I'm trying to figure out how the IBM 5150 PC handled the case where multiple physical devices (memory chips) were mapped to the same address within the 8088's physical address space.
The closest I've been able to find is in the August 1981 IBM 5150 Technical Reference, where it says on page 2-68 (PDF page 87) about input from I/O address 3BCH or 378H that
This command presents the CPU with data present on the pins associated with the out to x'3BC'. This should normally reflect the exact value that was last written to x'3BC'. If an external device should be driving data on these pins (in violation of usage ground rules) at the time of an input, this data will be 'or' ed with the latch contents.
Though of course, not only is that about port I/O, not memory-mapped devices, but also about the MDA/printer combo card, so it's not necessarily the same thing at all (though it could be).
Minus Zero Degrees cautions that the base address for extension memory adapters need to be different from those of any other extension memory adapter in the system.
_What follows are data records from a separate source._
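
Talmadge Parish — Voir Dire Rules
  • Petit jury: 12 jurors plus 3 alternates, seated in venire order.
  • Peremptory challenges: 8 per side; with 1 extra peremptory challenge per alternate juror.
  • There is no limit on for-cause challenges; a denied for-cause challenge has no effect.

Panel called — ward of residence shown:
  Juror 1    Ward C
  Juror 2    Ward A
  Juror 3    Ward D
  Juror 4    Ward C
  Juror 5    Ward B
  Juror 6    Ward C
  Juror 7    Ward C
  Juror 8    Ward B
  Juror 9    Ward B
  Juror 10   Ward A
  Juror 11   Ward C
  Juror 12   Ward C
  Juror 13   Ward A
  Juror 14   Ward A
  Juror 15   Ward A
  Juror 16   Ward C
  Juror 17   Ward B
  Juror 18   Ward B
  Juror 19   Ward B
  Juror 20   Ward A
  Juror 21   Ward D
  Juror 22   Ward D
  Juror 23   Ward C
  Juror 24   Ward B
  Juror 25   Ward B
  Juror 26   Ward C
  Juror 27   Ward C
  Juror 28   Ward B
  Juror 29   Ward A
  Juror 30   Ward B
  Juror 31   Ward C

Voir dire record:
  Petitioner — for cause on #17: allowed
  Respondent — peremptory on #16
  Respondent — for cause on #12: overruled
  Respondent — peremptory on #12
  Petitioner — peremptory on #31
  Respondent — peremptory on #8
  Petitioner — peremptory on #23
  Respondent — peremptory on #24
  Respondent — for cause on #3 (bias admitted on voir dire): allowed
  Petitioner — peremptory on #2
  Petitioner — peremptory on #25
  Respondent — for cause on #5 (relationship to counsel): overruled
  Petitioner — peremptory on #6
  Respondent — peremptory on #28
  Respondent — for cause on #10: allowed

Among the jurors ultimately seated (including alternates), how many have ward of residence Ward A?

4

Removed: #2, #3, #6, #8, #10, #12, #16, #17, #23, #24, #25, #28, #31.
Seated (15 incl. alternates): #1, #4, #5, #7, #9, #11, #13, #14, #15, #18, #19, #20, #21, #22, #26.
Of those, in Ward A: #13, #14, #15, #20 → 4.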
For example, about the 64 KiB adapter:
The switches control the starting address of the RAM. /.../
You can have multiple of these cards in your IBM 5150 or 5160, providing that none of the RAM on a card has an address conflict with any other RAM (motherboard RAM or expansion card RAM).
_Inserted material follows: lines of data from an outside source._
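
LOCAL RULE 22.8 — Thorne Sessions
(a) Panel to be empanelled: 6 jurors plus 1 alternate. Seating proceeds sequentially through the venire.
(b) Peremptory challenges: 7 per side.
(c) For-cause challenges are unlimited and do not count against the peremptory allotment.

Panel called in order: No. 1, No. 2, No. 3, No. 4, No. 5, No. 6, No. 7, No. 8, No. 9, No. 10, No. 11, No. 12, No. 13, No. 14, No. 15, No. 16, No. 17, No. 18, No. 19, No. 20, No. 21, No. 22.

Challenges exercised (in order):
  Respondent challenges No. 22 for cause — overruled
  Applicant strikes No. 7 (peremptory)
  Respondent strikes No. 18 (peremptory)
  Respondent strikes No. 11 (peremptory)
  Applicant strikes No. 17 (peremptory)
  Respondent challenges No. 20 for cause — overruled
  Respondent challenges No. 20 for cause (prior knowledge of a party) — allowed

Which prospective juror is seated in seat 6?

Removed: #7, #11, #17, #18, #20. (#22 stays — for-cause denied.)
Seating in order: seats 1–6 → #1, #2, #3, #4, #5, #6; alternates → #8.
So seat 6 is #6.

6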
In order to have a reliable system and get the full benefit of the extra RAM installed, this makes perfect sense: No memory address conflicts allowed.
But what actually happened if you did have a memory address conflict?
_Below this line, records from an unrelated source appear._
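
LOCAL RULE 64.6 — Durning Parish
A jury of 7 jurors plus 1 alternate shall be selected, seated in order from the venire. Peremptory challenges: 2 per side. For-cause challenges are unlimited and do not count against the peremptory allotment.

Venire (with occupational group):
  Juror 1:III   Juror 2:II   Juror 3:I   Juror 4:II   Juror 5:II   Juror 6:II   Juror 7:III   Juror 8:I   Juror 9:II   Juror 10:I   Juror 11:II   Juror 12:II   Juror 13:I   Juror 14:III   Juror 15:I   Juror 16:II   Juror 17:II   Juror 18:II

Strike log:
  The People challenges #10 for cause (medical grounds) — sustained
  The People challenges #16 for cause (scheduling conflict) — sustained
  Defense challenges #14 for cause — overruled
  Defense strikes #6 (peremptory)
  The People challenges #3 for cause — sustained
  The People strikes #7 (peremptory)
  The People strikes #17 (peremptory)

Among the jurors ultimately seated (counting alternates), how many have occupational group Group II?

Removed: #3, #6, #7, #10, #16, #17.
Seated (8 incl. alternates): #1, #2, #4, #5, #8, #9, #11, #12.
Of those, in Group II: #2, #4, #5, #9, #11, #12 → 6.

6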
Did the system refuse to boot (POST failure)? Did it boot, but functioned erratically depending on which card just happened to serve the particular memory I/O request each time? Or did it boot and functioned "just fine", except you didn't get the benefit of all the extra RAM you just installed (and if so, what about additional ROM chips)? Or what?
Bonus points for answers that not only discuss the user-visible behavior, but also what was going on electrically and/or logically inside the computer.